Lebih jauh, Vera mengingatkan orang tua agar tetap membantu menumbuhkan validasi internal. Adapun, validasi internal merupakan perasaan bangga dan semangat yang muncul melalui kesadaran di dalam dirinya sendiri tanpa harus dipicu oleh pujian orang lain. Validasi internal sendiri baru akan berkembang pada usia remaja akhir sekitar 16 hingga 18 tahun. 
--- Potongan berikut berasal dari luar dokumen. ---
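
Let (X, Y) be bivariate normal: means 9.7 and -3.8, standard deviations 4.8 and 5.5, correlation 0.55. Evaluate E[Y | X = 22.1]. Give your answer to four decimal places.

The regression of Y on X has slope ρ·σ_Y/σ_X and passes through (μ_X, μ_Y).
E[Y | X=22.1] = -3.8 + (0.55)·(5.5/4.8)·(22.1 − (9.7)) = -3.8 + (0.63021)·(12.4) = 4.0146.

4.0146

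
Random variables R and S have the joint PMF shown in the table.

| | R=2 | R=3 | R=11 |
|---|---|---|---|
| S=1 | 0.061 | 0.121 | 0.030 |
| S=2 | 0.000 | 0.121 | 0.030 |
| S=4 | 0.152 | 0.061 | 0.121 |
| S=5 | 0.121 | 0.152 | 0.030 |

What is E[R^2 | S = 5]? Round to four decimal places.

P(S = 5) = 0.303.
Σ R^2·P over the event = 4·(0.121) + 9·(0.152) + 121·(0.030) = 5.482.
E[R^2 | S = 5] = (5.482) / (0.303) = 18.0924.

18.0924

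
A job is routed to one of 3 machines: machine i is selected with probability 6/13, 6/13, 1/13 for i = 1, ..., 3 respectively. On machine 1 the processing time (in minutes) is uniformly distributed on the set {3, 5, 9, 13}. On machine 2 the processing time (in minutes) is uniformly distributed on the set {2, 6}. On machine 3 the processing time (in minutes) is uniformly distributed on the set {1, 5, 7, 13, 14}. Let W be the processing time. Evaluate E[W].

77/13

E[W | machine 1] = (3+5+9+13)/4 = 15/2.
E[W | machine 2] = (2+6)/2 = 4.
E[W | machine 3] = (1+5+7+13+14)/5 = 8.
By the law of total expectation,
E[W] = (6/13)·(15/2) + (6/13)·(4) + (1/13)·(8) = 77/13.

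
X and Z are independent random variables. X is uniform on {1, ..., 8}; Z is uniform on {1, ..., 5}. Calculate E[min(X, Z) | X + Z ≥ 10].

Outcomes with X + Z ≥ 10: (5,5), (6,4), (6,5), (7,3), (7,4), (7,5), (8,2), (8,3), (8,4), (8,5), each with probability 1/40.
E[min(X, Z) | X + Z ≥ 10] = (5 + 4 + 5 + 3 + 4 + 5 + 2 + 3 + 4 + 5) / 10 = 4.

4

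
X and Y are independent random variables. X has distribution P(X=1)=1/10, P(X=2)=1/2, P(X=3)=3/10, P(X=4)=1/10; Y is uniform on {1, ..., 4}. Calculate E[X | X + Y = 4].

20/9

P(X + Y = 4) = 9/40.
Summing X·P(x,y) over outcomes with X + Y = 4 gives 1/2.
E[X | X + Y = 4] = (1/2) / (9/40) = 20/9.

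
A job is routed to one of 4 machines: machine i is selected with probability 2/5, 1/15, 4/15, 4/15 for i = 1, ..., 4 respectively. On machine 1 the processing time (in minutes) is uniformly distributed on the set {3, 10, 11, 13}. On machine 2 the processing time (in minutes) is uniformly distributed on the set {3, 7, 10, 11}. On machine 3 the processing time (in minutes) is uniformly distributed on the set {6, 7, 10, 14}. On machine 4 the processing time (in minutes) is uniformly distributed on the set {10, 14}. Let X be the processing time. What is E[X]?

593/60

E[X | machine 1] = (3+10+11+13)/4 = 37/4.
E[X | machine 2] = (3+7+10+11)/4 = 31/4.
E[X | machine 3] = (6+7+10+14)/4 = 37/4.
E[X | machine 4] = (10+14)/2 = 12.
By the law of total expectation,
E[X] = (2/5)·(37/4) + (1/15)·(31/4) + (4/15)·(37/4) + (4/15)·(12) = 593/60.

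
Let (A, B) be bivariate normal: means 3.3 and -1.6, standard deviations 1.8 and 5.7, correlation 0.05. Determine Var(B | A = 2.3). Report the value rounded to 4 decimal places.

Var(B | A=x) = (1 − ρ²)·σ_B².
Var(B | A=2.3) = (5.7)²·(1 − (0.05)²) = 32.49·0.9975 = 32.4088.

32.4088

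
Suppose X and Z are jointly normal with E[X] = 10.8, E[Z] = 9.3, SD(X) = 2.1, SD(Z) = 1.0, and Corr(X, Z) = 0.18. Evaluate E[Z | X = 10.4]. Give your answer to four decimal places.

9.2657

The regression of Z on X has slope ρ·σ_Z/σ_X and passes through (μ_X, μ_Z).
E[Z | X=10.4] = 9.3 + (0.18)·(1.0/2.1)·(10.4 − (10.8)) = 9.3 + (0.085714)·(-0.4) = 9.2657.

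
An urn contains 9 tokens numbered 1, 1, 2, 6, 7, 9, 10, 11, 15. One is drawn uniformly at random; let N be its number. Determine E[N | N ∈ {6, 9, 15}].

10

P(N ∈ {6, 9, 15}) = 1/3.
Σ over the event: 6·1/9 + 9·1/9 + 15·1/9 = 10/3.
E[N | N ∈ {6, 9, 15}] = (10/3) / (1/3) = 10.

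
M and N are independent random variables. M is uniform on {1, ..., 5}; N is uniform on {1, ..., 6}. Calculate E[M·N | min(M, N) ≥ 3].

18

P(min(M, N) ≥ 3) = 2/5.
Summing MN·P(x,y) over outcomes with min(M, N) ≥ 3 gives 36/5.
E[M·N | min(M, N) ≥ 3] = (36/5) / (2/5) = 18.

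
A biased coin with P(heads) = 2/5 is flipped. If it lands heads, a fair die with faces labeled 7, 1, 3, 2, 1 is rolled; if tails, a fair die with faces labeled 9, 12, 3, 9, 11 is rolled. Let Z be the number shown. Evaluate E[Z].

32/5

E[Z | heads] = (7+1+3+2+1)/5 = 14/5.
E[Z | tails] = (9+12+3+9+11)/5 = 44/5.
By the law of total expectation,
E[Z] = (2/5)·(14/5) + (3/5)·(44/5) = 32/5.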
“Caranya gimana? Misalnya kita puji, ‘wah hebat deh kamu sudah bisa lebih bagus nilainya. Nah itu pujiannya. Lalu kita bangkitkan validasi internalnya, seperti ‘kamu pasti bangga sama diri kamu sendiri sudah bisa berusaha sedemikian hebatnya sehingga hasilnya bisa membanggakan diri kamu juga’. Nah itu kita bangkitkan. Jadi anak itu mikir, ternyata aku nggak perlu melakukan ini dapat pujian dari orang karena itu membuat aku sendiri juga happy. Jadi intinya ,penting bisa membangun validasi internal, tapi memang ada masa tumbuh kembang, dimana memang desain awalnya tuh kita masih butuh external push atau validasi,” tandasnya.